IB algo not triggering? walk through these in order:

  1. verify visualization: can you see the IB range, entry, TP, and SL on your chart? if not, the algo didn't detect a valid setup.

  2. check size filters: if your min IB size is set too high or your max is too low, valid IBs get filtered out. widen the range and see if trades start appearing. if the IB is exactly at the edge of your range, read filter thresholds — how min and max work below — the max is exclusive, not inclusive.

  3. confirm session window: if price breaks out before the IB fully forms, or outside your configured session, the algo ignores it.

  4. check the entry cutoff time: if the entry cutoff toggle is enabled and the session has moved past that time with no valid setup, the algo stops looking for entries. either disable the cutoff or push the time later.

  5. validate alerts: confirm the alert is actually configured to trigger automation — not just a notification.

always test changes in simulation first before pushing them to live.

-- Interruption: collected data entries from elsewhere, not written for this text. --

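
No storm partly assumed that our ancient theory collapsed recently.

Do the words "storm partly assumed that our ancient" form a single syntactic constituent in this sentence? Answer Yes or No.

No

"storm" belongs to the noun phrase "no storm" while "ancient" belongs to the verb phrase "partly assumed that our ancient theory collapsed recently"; a span that runs across that boundary is not a single phrase.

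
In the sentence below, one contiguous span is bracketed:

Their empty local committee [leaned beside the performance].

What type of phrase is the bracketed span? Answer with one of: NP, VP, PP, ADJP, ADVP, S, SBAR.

VP

The bracketed span "leaned beside the performance" is headed by "leaned", making it a verb phrase (VP).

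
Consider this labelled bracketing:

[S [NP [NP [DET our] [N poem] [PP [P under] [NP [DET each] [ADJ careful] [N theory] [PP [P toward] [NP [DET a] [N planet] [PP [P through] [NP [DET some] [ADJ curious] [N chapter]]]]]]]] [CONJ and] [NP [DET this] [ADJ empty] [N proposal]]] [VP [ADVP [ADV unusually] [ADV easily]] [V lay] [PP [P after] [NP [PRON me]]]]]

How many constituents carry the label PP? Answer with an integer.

4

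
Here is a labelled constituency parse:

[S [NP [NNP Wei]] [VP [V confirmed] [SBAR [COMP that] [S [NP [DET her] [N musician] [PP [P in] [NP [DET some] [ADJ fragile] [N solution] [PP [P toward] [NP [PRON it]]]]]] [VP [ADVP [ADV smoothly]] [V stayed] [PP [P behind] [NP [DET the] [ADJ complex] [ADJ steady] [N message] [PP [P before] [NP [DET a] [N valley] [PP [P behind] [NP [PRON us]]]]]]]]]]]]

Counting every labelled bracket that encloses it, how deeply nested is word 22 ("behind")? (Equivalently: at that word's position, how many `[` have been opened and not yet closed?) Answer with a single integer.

The word sits inside P, which is inside PP, inside NP, inside PP, inside NP, inside PP, inside VP, inside S, inside SBAR, inside VP, inside S — 11 brackets in all.

11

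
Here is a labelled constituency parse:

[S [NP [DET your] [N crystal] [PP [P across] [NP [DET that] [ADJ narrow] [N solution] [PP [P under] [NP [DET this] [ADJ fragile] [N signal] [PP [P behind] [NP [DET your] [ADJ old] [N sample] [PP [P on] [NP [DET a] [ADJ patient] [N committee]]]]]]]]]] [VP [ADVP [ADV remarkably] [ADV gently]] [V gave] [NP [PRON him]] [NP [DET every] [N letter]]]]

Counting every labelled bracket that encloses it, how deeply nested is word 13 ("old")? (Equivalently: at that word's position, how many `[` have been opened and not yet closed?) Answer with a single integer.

9

The word sits inside ADJ, which is inside NP, inside PP, inside NP, inside PP, inside NP, inside PP, inside NP, inside S — 9 brackets in all.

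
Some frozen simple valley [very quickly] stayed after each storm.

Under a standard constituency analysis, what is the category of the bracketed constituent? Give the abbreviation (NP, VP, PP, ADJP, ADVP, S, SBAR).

The bracketed span "very quickly" is headed by "quickly", making it an adverb phrase (ADVP).

ADVP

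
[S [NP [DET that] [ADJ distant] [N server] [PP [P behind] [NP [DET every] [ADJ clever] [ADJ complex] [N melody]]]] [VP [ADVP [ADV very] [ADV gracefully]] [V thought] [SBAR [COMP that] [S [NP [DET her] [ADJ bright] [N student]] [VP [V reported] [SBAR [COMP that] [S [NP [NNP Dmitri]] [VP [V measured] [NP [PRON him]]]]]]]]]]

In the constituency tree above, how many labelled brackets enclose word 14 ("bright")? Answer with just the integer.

6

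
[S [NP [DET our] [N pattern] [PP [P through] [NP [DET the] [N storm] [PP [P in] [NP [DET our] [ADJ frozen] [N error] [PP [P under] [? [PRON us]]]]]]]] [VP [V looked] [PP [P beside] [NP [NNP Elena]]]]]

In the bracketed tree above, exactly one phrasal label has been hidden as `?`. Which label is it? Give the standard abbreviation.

Looking at what the `?` directly dominates — PRON 'us' — this is a noun phrase (NP).

NP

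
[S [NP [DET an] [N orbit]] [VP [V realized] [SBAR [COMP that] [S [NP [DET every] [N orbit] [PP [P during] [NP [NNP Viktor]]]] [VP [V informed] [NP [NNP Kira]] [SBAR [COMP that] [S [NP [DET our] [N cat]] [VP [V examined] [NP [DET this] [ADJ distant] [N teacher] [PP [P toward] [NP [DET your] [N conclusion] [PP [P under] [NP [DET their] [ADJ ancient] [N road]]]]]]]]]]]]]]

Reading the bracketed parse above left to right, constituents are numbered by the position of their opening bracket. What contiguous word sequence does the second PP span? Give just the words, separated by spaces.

toward your conclusion under their ancient road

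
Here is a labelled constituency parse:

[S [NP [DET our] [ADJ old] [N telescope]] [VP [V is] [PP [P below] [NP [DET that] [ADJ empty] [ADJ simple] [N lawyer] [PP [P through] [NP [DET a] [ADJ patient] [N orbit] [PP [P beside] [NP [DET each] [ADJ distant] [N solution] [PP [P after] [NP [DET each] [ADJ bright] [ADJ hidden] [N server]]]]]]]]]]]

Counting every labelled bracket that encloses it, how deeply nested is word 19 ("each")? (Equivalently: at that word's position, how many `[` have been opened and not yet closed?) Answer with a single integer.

11

Path from the root down to the word: S → VP → PP → NP → PP → NP → PP → NP → PP → NP → DET. That is 11 enclosing brackets.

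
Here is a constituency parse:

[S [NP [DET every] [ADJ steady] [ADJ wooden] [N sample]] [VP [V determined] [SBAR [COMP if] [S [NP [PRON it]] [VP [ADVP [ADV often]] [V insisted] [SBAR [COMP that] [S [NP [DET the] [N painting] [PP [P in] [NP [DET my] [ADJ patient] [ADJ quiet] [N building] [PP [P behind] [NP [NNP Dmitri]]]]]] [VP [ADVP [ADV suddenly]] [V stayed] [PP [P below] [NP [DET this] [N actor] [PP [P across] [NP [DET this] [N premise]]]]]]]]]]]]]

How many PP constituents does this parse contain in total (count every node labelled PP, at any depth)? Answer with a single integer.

4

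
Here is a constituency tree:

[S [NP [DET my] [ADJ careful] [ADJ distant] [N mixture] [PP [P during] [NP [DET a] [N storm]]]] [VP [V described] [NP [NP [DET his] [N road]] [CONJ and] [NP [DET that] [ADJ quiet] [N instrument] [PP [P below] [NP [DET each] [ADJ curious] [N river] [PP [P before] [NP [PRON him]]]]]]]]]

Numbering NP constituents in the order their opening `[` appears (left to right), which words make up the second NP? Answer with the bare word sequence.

In left-to-right order the NP constituents are "my careful distant mixture during a storm"; "a storm"; "his road and that quiet instrument below each curious river before him"; "his road"; "that quiet instrument below each curious river before him"; "each curious river before him"; "him". Number 2 is "a storm".

a storm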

filter thresholds — how min and max work

this one trips people up — and it's the kind of thing you can stare at for an hour before you spot it. so here's the rule, clearly:

  • min IB size is inclusive — an IB equal to your min value WILL trigger.

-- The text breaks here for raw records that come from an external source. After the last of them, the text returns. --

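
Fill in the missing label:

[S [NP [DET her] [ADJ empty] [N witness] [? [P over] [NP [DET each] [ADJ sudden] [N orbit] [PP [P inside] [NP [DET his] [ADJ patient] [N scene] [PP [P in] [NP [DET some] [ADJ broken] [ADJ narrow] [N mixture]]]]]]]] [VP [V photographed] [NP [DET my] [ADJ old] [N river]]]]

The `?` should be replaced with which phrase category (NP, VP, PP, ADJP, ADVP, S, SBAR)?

The `?` node immediately contains: P 'over', NP. That is the internal structure of a prepositional phrase, so the label is PP.

PP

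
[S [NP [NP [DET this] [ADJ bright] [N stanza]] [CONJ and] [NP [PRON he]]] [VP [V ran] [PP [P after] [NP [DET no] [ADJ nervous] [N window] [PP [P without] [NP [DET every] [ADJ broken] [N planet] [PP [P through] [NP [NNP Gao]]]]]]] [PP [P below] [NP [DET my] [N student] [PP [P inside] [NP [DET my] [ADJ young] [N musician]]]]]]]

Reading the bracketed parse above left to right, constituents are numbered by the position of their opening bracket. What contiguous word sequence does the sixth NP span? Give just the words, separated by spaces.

The NP opening brackets appear, in order, over: "this bright stanza and he"; "this bright stanza"; "he"; "no nervous window without every broken planet through Gao"; "every broken planet through Gao"; "Gao"; "my student inside my young musician"; "my young musician". The sixth one spans "Gao".

Gao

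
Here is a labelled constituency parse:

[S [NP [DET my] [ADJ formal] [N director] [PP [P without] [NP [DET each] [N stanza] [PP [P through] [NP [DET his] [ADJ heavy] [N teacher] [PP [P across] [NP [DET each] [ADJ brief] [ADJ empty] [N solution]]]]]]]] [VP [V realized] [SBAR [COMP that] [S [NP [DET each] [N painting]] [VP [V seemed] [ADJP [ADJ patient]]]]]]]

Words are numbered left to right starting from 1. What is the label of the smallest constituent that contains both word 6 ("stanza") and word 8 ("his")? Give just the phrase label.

Both words fall inside [NP each stanza through his heavy teacher across each brief empty solution] (words 5–15), and no smaller constituent contains them both. Label: NP.

NP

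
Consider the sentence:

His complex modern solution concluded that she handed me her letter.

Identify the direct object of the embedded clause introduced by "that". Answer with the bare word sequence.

her letter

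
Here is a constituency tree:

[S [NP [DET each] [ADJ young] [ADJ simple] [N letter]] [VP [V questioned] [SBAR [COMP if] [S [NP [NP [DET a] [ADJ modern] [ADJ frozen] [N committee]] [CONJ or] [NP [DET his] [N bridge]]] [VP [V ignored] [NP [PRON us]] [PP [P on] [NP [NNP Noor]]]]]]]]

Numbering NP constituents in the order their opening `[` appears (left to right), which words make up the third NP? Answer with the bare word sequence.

Opening `[NP` markers occur at word positions 1, 7, 7, 12, 15, 17; the third of these opens the constituent [NP a modern frozen committee].

a modern frozen committee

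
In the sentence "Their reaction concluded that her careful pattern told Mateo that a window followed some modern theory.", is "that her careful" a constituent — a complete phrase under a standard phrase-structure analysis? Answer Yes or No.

The sequence begins inside the complementizer "that" and ends inside the clause "her careful pattern told Mateo that a window followed some modern theory"; it crosses a phrase boundary, so no single node in the tree spans exactly those words.

No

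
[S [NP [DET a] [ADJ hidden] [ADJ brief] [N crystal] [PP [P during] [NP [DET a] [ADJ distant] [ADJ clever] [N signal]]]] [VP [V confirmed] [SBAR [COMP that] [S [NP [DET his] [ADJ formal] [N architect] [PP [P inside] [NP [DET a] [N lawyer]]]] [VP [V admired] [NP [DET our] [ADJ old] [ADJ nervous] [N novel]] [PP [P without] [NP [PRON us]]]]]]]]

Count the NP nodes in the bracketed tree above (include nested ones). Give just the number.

6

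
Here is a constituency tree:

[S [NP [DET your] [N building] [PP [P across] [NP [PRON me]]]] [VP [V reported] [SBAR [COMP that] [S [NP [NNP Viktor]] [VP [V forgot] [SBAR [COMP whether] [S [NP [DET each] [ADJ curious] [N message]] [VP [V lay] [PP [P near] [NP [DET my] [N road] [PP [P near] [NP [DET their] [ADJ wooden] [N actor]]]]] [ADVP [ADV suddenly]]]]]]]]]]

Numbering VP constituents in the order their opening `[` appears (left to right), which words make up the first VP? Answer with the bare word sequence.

reported that Viktor forgot whether each curious message lay near my road near their wooden actor suddenly

The VP opening brackets appear, in order, over: "reported that Viktor forgot whether each curious message lay near my road near their wooden actor suddenly"; "forgot whether each curious message lay near my road near their wooden actor suddenly"; "lay near my road near their wooden actor suddenly". The first one spans "reported that Viktor forgot whether each curious message lay near my road near their wooden actor suddenly".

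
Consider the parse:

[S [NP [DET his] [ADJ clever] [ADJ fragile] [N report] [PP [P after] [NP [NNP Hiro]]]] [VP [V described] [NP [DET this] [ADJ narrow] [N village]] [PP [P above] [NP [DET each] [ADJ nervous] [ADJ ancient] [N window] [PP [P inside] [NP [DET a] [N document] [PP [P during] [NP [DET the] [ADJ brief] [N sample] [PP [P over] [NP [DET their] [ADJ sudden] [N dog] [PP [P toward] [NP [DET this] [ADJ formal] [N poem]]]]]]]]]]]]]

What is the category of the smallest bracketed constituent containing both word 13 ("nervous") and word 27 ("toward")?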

  • max IB size is exclusive — an IB equal to your max value will NOT trigger.

in math terms: min ≤ IB size < max.

a concrete example. say you set min IB size = 20 pts and max IB size = 60 pts. here's what triggers and what doesn't:

IB size

triggers?

why

19 pts

no

below min

20 pts

yes

min is inclusive

40 pts

yes

inside the range

59 pts

yes

inside the range

60 pts

no

max is exclusive

61 pts

no

above max

why it works this way. if you stack filters — say, one algo for 20–60 pt IBs and another for 60–100 pt IBs — an exclusive max prevents the same day from triggering both. no double-counting. clean buckets.

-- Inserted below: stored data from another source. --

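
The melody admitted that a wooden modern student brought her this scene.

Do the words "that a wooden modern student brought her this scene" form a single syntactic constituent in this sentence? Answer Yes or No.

Yes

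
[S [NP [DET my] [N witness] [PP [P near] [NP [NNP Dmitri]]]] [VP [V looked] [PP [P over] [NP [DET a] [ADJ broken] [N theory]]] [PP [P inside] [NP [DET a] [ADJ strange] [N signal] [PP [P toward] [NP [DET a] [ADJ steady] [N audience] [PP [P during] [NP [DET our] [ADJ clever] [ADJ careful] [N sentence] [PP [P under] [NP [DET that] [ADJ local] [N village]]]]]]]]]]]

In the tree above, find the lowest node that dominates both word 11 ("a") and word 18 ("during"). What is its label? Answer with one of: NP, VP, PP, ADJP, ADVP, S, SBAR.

NP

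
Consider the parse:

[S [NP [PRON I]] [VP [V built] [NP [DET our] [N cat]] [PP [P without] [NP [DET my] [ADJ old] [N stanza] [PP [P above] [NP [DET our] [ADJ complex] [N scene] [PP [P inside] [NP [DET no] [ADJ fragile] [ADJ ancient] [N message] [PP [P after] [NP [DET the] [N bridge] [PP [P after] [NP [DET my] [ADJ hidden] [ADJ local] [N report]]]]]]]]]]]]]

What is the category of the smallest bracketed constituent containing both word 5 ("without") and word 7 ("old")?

PP

Word 5 lies under S → VP → PP → P; word 7 lies under S → VP → PP → NP → ADJ. The lowest shared node is the PP.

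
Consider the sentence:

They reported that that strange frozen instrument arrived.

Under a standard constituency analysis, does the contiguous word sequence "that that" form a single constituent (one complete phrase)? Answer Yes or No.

No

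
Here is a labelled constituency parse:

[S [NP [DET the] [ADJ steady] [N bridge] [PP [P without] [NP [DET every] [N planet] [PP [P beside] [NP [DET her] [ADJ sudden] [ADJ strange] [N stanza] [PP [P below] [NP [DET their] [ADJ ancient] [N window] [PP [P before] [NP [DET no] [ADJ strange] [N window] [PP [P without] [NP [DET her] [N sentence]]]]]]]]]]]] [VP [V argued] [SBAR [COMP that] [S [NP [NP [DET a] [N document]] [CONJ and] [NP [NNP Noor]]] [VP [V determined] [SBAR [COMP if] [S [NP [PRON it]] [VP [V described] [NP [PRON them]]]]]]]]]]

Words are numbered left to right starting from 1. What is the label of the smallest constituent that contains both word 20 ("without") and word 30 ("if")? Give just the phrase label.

S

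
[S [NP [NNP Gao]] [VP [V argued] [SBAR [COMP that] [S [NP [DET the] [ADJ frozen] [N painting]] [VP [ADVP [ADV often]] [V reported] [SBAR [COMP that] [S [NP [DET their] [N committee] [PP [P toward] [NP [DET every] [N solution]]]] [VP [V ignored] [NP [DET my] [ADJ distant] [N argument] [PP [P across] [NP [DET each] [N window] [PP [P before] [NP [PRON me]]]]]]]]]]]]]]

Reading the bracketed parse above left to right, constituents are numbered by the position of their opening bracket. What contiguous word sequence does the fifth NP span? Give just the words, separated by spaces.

In left-to-right order the NP constituents are "Gao"; "the frozen painting"; "their committee toward every solution"; "every solution"; "my distant argument across each window before me"; "each window before me"; "me". Number 5 is "my distant argument across each window before me".

my distant argument across each window before me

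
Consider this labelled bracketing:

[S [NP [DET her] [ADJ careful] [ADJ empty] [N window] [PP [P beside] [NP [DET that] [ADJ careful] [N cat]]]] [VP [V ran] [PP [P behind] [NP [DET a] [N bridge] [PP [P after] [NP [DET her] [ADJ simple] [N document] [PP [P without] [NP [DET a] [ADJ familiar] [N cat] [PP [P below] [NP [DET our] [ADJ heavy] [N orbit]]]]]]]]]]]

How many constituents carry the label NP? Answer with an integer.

Listing each NP by its span: [NP her careful empty window beside that careful cat]; [NP that careful cat]; [NP a bridge after her simple document without a familiar cat below our heavy orbit]; [NP her simple document without a familiar cat below our heavy orbit]; [NP a familiar cat below our heavy orbit]; [NP our heavy orbit] — that makes 6.

6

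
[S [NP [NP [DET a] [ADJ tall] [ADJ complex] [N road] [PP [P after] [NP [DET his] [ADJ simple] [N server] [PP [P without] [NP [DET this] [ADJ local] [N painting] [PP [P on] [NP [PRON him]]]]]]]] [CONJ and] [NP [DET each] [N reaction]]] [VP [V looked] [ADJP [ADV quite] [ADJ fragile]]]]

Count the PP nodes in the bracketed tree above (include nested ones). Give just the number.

3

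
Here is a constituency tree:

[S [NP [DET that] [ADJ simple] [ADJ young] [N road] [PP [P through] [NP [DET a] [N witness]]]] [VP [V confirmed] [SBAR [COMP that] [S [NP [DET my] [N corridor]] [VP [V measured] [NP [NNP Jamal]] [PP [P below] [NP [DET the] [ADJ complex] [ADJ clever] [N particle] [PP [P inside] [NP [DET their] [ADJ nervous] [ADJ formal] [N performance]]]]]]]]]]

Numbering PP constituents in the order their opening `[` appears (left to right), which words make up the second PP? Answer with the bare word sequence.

below the complex clever particle inside their nervous formal performance

The PP opening brackets appear, in order, over: "through a witness"; "below the complex clever particle inside their nervous formal performance"; "inside their nervous formal performance". The second one spans "below the complex clever particle inside their nervous formal performance".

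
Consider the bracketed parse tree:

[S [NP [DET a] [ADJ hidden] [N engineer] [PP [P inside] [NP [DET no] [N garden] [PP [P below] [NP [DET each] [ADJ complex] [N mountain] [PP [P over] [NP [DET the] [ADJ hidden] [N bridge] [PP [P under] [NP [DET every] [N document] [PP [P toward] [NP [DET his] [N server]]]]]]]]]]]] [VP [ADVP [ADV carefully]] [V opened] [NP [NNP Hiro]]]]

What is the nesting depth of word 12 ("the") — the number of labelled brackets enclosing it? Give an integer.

Counting open brackets not yet closed at "the": [S [NP [PP [NP [PP [NP [PP [NP [DET = 9.

9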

the fix if it's costing you trades. if the IB you want to catch is sitting right at your max value, bump the max up slightly. a max of 60.1 will catch a 60 pt IB. a max of 60 will not.

this same rule applies across all edgeful algos with min/max filters — gap fill, engulfing candle, ORB, and IB. min inclusive, max exclusive, every time.

backtesting IB strategies

test your IB approach in TradingView's Strategy Tester over 12+ months. compare win rate and profit factor for breakout-only entries vs. retracement entries — this reveals which method suits your asset and timeframe better.

if you're deciding between the standard IB and the breakeven stop variant, run both on the same instrument and timeframe. compare profit factor, max drawdown, and average trade — the breakeven stop variant often has a higher win rate but lower average winner, since some trades exit at break-even instead of hitting the full target.

backtest your custom session times over the last 6 months. validate that IB breakouts and retracements match what the data shows.